Es una especialidad que se ha expandido rápidamente ya que posibilita identificar ciertas predisposiciones hereditarias al cáncer. Aunque la mayoría de tipos de cáncer suceden por factores aleatorios, se ha comprobado que hay ciertas mutaciones genéticas en los tumores que son familiares, es decir, son pasadas de generación en generación. Las pruebas genéticas –que no deben ser confundidas con las genómicas, que analizan solamente los genes de un tumor– permiten evaluar si una persona tiene una predisposición hereditaria de desarrollar un cáncer, lo cual puede contribuir a que se tomen medidas de prevención.

Según la Dra. Franco, el desarrollo de la oncogenética en el país ha tenido avances importantes en los años recientes y hoy en día ya se pueden detectar daños genéticos en múltiples genes vinculados al cáncer hereditario, augurando la posibilidad de una detección temprana en los pacientes. Debido a los beneficios de la oncogenética, la Clínica del Country inauguró en el 2012 un programa dedicado a ofrecer asesoría genética en alto riesgo y cáncer heredofamiliar.
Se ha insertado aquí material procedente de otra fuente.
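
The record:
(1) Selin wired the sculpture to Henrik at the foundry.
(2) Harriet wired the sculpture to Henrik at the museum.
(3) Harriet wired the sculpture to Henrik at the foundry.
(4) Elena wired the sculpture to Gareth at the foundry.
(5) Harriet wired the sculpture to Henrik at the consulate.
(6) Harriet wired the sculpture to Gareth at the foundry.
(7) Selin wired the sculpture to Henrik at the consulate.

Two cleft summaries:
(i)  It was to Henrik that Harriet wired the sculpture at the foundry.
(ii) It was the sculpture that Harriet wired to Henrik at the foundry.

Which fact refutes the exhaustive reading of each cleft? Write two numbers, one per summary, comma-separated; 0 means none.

6, 0

Summary (i) focuses "Henrik" (the recipient); background Harriet as agent and the sculpture as thing and at the foundry as setting. Fact (6) matches that background with recipient = Gareth — refutes (i).
Summary (ii) focuses "the sculpture" (the thing); background Harriet as agent and Henrik as recipient and at the foundry as setting. No fact matches that background with a different thing, so 0.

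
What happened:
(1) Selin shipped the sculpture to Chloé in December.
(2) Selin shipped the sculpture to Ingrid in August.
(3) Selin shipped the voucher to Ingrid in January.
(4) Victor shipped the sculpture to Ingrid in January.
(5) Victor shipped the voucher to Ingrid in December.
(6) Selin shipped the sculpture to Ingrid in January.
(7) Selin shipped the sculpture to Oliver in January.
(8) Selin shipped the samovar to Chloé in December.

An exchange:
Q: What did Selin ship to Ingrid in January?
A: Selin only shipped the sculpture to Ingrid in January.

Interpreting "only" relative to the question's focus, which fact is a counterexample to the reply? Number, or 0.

The question "What did ...?" targets the thing, so in the reply the focus falls on "the sculpture".
So "only" ranges over things; the rest (same agent, recipient, setting (Selin / Ingrid / in January)) is presupposed.
Fact (3) shares the background with a different thing (the voucher) — counterexample.
(Fact (7) would refute a reading with focus on the recipient — but that is not what the question asks.)

3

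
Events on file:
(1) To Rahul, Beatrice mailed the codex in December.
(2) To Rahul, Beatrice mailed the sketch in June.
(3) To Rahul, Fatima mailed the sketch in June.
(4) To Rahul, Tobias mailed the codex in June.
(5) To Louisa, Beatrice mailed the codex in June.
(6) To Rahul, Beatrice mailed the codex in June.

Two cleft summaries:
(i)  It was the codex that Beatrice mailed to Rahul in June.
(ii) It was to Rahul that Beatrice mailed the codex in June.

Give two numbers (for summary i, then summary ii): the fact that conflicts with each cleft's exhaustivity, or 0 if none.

2, 5

(i): focus "the codex". Looking for agent = Beatrice, recipient = Rahul, setting = in June with some other thing — fact (2) has the sketch there. Refuted.
(ii): focus "Rahul". Looking for agent = Beatrice, thing = the codex, setting = in June with some other recipient — fact (5) has Louisa there. Refuted.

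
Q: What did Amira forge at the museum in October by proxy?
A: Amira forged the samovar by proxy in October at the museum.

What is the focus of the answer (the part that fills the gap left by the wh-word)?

the samovar

The wh-word "what" asks about the direct object.
In the answer, "Amira", "at the museum", "in October" and "by proxy" are given — repeated from the question.
The constituent filling the direct object gap is "the samovar"; that is the focus and would carry nuclear stress.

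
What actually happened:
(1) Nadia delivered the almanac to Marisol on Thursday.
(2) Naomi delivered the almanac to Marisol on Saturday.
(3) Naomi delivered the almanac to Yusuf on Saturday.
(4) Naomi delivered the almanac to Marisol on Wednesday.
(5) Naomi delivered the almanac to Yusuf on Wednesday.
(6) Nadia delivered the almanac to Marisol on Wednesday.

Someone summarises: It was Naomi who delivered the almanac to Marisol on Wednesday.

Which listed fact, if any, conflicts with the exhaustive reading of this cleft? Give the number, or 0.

The cleft puts "Naomi" in focus and presupposes the open proposition with thing = the almanac, recipient = Marisol, setting = on Wednesday.
Exhaustivity: Naomi is the only agent satisfying that background.
Fact (6) shares the background but with agent = Nadia; exhaustivity is violated.

6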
Hasta la fecha, son más de tres mil los pacientes atendidos y 2.125 pruebas genéticas solicitadas.

“Estamos en la capacidad de evaluar aproximadamente entre 29 a 30 genes en las personas, cuando hace unos años solo se realizaban pruebas genéticas en dos genes relacionados al cáncer de mama y ovario: el BRCA1 y BRCA2. Este aumento ha implicado poder detectar en un mayor número de personas, con mayor precisión, si tienen un genes que aumentan el riesgo de heredar o padecer de algún cáncer”, comenta la Dra. Franco.

Muchas mujeres, por ejemplo, se realizan este tipo de pruebas para identificar si tienen alteraciones genéticas heredadas que las hagan más proclives a adquirir cáncer de mama. Teniendo esta información pueden luego decidir si realizarse una mastectomía preventiva, reduciendo así exponencialmente el riesgo futuro de desarrollar la enfermedad.

5. Las técnicas de mínima invasión

han permitido intervenir quirúrgicamente tumores urológicos con menores tiempos de recuperación, menor sensación de dolor para el paciente a través de incisiones más pequeñas en comparación a la cirugía abierta. En los procedimientos laparoscópicos, la robótica ha jugado un papel importante en los últimos años a nivel global, puesto que permite le permite al especialista ser más preciso, eficiente y tener mejor visión. Estas tecnologías se pueden utilizar en diversos procedimientos urológicos oncológicos comunes, como en la prostatectomía radical o la linfadenectomía pélvica en el caso del manejo de cáncer de próstata, y en extracciones parciales o radicales de riñón.

“La introducción de la robótica en la urología oncológica ha representado un gran avance para el tratamiento del cáncer a nivel mundial, es por eso que queremos que en Colombia este tipo de tecnología se vuelva una herramienta común en los quirófanos”, comenta el Dr. Juan Camilo Ospina, Jefe de Urología de la Clínica del Country y Clínica La Colina.

El simposio, que se llevará a cabo el 13 de septiembre, contará con la participación de expertos a nivel internacional y nacional, incluyendo a Mike Cusnir, Director del área de tumores malignos gastrointestinales del Centro Médico Mount Sinai en Miami; Mariana Chávez, oncóloga clínica del Centro Oncológico MD Anderson de la Universidad de Texas y Carlos Barrios, oncólogo clínico del Centro de Investigación Clínica del Hospital San Lucas en Brasil, quienes se congregarán para compartir conocimiento y experiencias sobre aquellos hitos que han revolucionado la oncología en la última década y que lo continuarán haciendo en los próximos años.